Peruvian from US spy scandal back home

A Peruvian journalist deported by the United States to Russia in a spy swap returned home to attend her father's burial Saturday.

Pelaez was not accompanied by husband Mikhail Vasenkov, whom she met in Peru in the 1980s when he was living as Juan Lazaro. The couple was arrested last June by U.S. authorities along with eight other people accused of being Russian spies.

All 10 were sent to Russia in July in exchange for the release by Moscow of four people convicted of spying for the West.

"I am not going to speak ill of either the United States or Russia," Pelaez told reporters after attending her father's funeral in the highlands city of Cuzco. "That country (Russia) was able to get me out of that hole and is fulfilling its promise to give me a pension, with which I am supporting my son."
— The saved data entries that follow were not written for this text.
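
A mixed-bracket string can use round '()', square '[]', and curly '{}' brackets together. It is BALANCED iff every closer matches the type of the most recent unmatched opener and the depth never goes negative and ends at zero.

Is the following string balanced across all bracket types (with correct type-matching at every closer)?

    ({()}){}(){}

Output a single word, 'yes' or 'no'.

Answer: yes

Derivation:
pos 0: push '('; stack = (
pos 1: push '{'; stack = ({
pos 2: push '('; stack = ({(
pos 3: ')' matches '('; pop; stack = ({
pos 4: '}' matches '{'; pop; stack = (
pos 5: ')' matches '('; pop; stack = (empty)
pos 6: push '{'; stack = {
pos 7: '}' matches '{'; pop; stack = (empty)
pos 8: push '('; stack = (
pos 9: ')' matches '('; pop; stack = (empty)
pos 10: push '{'; stack = {
pos 11: '}' matches '{'; pop; stack = (empty)
end: stack empty → VALID
Verdict: properly nested → yes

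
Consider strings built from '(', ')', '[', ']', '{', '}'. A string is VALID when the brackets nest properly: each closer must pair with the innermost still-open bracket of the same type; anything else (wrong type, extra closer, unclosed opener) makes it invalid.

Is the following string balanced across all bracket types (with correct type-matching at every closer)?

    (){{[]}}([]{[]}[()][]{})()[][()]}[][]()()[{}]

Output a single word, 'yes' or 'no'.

Answer: no

Derivation:
pos 0: push '('; stack = (
pos 1: ')' matches '('; pop; stack = (empty)
pos 2: push '{'; stack = {
pos 3: push '{'; stack = {{
pos 4: push '['; stack = {{[
pos 5: ']' matches '['; pop; stack = {{
pos 6: '}' matches '{'; pop; stack = {
pos 7: '}' matches '{'; pop; stack = (empty)
pos 8: push '('; stack = (
pos 9: push '['; stack = ([
pos 10: ']' matches '['; pop; stack = (
pos 11: push '{'; stack = ({
pos 12: push '['; stack = ({[
pos 13: ']' matches '['; pop; stack = ({
pos 14: '}' matches '{'; pop; stack = (
pos 15: push '['; stack = ([
pos 16: push '('; stack = ([(
pos 17: ')' matches '('; pop; stack = ([
pos 18: ']' matches '['; pop; stack = (
pos 19: push '['; stack = ([
pos 20: ']' matches '['; pop; stack = (
pos 21: push '{'; stack = ({
pos 22: '}' matches '{'; pop; stack = (
pos 23: ')' matches '('; pop; stack = (empty)
pos 24: push '('; stack = (
pos 25: ')' matches '('; pop; stack = (empty)
pos 26: push '['; stack = [
pos 27: ']' matches '['; pop; stack = (empty)
pos 28: push '['; stack = [
pos 29: push '('; stack = [(
pos 30: ')' matches '('; pop; stack = [
pos 31: ']' matches '['; pop; stack = (empty)
pos 32: saw closer '}' but stack is empty → INVALID
Verdict: unmatched closer '}' at position 32 → no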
Peruvian prosecutors have said the 55-year-old Pelaez apparently altered her birth and marriage records and said that if she returned to Peru she could be detained.
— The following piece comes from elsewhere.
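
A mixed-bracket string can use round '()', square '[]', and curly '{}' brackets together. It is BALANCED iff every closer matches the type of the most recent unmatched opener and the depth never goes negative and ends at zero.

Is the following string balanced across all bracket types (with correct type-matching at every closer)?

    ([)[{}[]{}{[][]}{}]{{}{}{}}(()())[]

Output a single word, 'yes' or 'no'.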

The Associated Press was not immediately able to reach authorities for comment on Pelaez's legal status.

Pelaez was a longtime columnist for the newspaper El Diario La Prensa in New York known as a fervent defender of Cuba's Fidel Castro when she was arrested.

Both Pelaez and Vasenkov, 65, pleaded guilty in the United States to conspiring to act as an unregistered agent of a foreign country.

The two disappeared from public view and Pelaez's return to Peru on Friday brought her back into the limelight.

Peru's foreign minister had warned after the two were deported by the U.S. that Vasenkov could be charged with lying on his Peruvian citizenship application if he were to return to Peru.

Lawyers for the couple had said at the time that the pair planned to return to Peru.